< Tower of Ivory

CERTAIN POETS

Oh, words and words and words,—a twittering blur
Of sparrow wings that puff up from the rye
When something hidden stirs there; up they fly
A wheeling, huddled, undecided whir,
And what it was aroused them, Pan or cur,
Appears not,—save that 'twas a prodigy,
A portent sure, and, with its passing by,
A new world dawned, and grubs and rye-fields were.

And so their verses go,—a clamorous puff
Of words unformed, unbeautiful, distraught,
That eddy in the mood like feathered stuff,
And underneath the sound of them a thought,
Of something hidden stirring,—like enough
Apocalypse or naughtiness—or naught.

A portent then! a dumb and groping urge
Of something blind like voices in a mist;
'Lord, but it 'wilders one!
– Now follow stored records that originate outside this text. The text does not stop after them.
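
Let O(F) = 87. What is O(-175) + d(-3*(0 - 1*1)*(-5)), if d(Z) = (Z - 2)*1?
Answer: 70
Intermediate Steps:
d(Z) = -2 + Z (d(Z) = (-2 + Z)*1 = -2 + Z)
O(-175) + d(-3*(0 - 1*1)*(-5)) = 87 + (-2 - 3*(0 - 1*1)*(-5)) = 87 + (-2 - 3*(0 - 1)*(-5)) = 87 + (-2 - 3*(-1)*(-5)) = 87 + (-2 + 3*(-5)) = 87 + (-2 - 15) = 87 - 17 = 70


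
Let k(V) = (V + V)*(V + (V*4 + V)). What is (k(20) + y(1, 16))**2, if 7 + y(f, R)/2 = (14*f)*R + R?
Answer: 27730756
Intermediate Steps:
y(f, R) = -14 + 2*R + 28*R*f (y(f, R) = -14 + 2*((14*f)*R + R) = -14 + 2*(14*R*f + R) = -14 + 2*(R + 14*R*f) = -14 + (2*R + 28*R*f) = -14 + 2*R + 28*R*f)
k(V) = 12*V**2 (k(V) = (2*V)*(V + (4*V + V)) = (2*V)*(V + 5*V) = (2*V)*(6*V) = 12*V**2)
(k(20) + y(1, 16))**2 = (12*20**2 + (-14 + 2*16 + 28*16*1))**2 = (12*400 + (-14 + 32 + 448))**2 = (4800 + 466)**2 = 5266**2 = 27730756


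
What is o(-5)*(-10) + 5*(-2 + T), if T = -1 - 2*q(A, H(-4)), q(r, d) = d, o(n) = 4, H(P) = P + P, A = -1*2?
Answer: 25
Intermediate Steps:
A = -2
H(P) = 2*P
T = 15 (T = -1 - 4*(-4) = -1 - 2*(-8) = -1 + 16 = 15)
o(-5)*(-10) + 5*(-2 + T) = 4*(-10) + 5*(-2 + 15) = -40 + 5*13 = -40 + 65 = 25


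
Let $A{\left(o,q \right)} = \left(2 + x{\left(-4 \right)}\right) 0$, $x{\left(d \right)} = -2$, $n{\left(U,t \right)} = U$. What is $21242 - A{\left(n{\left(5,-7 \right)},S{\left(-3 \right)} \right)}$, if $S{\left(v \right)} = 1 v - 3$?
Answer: $21242$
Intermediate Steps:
$S{\left(v \right)} = -3 + v$ ($S{\left(v \right)} = v - 3 = -3 + v$)
$A{\left(o,q \right)} = 0$ ($A{\left(o,q \right)} = \left(2 - 2\right) 0 = 0 \cdot 0 = 0$)
$21242 - A{\left(n{\left(5,-7 \right)},S{\left(-3 \right)} \right)} = 21242 - 0 = 21242 + 0 = 21242$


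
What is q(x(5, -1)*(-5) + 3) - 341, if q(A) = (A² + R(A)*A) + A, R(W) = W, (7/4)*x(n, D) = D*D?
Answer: -16700/49 ≈ -340.82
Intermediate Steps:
x(n, D) = 4*D²/7 (x(n, D) = 4*(D*D)/7 = 4*D²/7)
q(A) = A + 2*A² (q(A) = (A² + A*A) + A = (A² + A²) + A = 2*A² + A = A + 2*A²)
q(x(5, -1)*(-5) + 3) - 341 = (((4/7)*(-1)²)*(-5) + 3)*(1 + 2*(((4/7)*(-1)²)*(-5) + 3)) - 341 = (((4/7)*1)*(-5) + 3)*(1 + 2*(((4/7)*1)*(-5) + 3)) - 341 = ((4/7)*(-5) + 3)*(1 + 2*((4/7)*(-5) + 3)) - 341 = (-20/7 + 3)*(1 + 2*(-20/7 + 3)) - 341 = (1 + 2*(⅐))/7 - 341 = (1 + 2/7)/7 - 341 = (⅐)*(9/7) - 341 = 9/49 - 341 = -16700/49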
To feel it twist
Old earth with iron, mutter in the forge,

Threaten in smoke;—why, look you, we're a-verge
Of worlds undreamt, and every silly fist
That curses God's a sign! There's wondrous grist
A-grinding, wondrous new-sown corn a-surge.'

New worlds! These things were seedling in dead Cain.
But you, for you old magics yet remain
Of restless whispering winds that press along
Dim casements of the sense-enshuttered brain.
Beauty has called you, and the worlds that wane
From crescent into crescent of thin song.